Tuesday, March 7, 2017

Review: A Hope at the End of the World by Sarah Lark

In the chaos of World War II, Polish teenagers Helena and Luzyna Grabowski have lost everything. Without parents or a home, they are shipped to a refugee camp in Persia, where the days ahead hold only darkness. When they hear that orphans are being selected for relocation to New Zealand, Helena is filled with hope—until the officials say they have a place only for her younger sister.

 On the morning she is to be transported, Luzyna fails to join the chosen group, and Helena takes her place. But the horrors of war—and her guilt at abandoning her sister—follow Helena on the journey across the sea, as a man from her past preys on her fear and remorse.

 Though the people in New Zealand embrace her, the traumas Helena has suffered threaten her peace and blind her to the devotion of James, a charming, heroic young Allied pilot. If Helena can let go and dare to hope again, she may finally step out of the long shadow of her past to find a future made whole—a new community, a new family, a new love.

Paperback, 268 pages 
Published March 7th 2017
 by AmazonCrossing
What drew me to this book was the settings. Most books pertaining to World War II involves a European setting and it's a very rare thing to reach Iran or New Zealand.  It's a world war so it only stands to reason that the effects reach the farthermost corner of the globe.

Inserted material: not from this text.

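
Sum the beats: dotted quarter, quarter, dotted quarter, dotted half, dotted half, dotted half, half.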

 Beginning at an orphanage in Iran we meet two sisters separated from their parents. Even though I struggled to connect with these girls it wasn't hard to see the raw deal life threw at them.  From Poland to Siberia and now in Iran their lives have been one terrible thing after another.  The Iran setting is just a small part of this story as it the journey to New Zealand, but it is an important one that propels this book.

 One of the things I love about historical fiction is learning new things, with A Hope at the End of the World I was not aware that the actual events took place. The author notes do a great job of explaining the things and I found that very interesting and a great way to end the book.

There were times I found the story predictable and to me it had more of a young adult feel. The conflict with the Maori people was interesting. The story had a good premise and will appeal to those that like lighter historical fiction and young adult books.

Thanks to AmazonCrossing for an advanced copy (via Netgalley).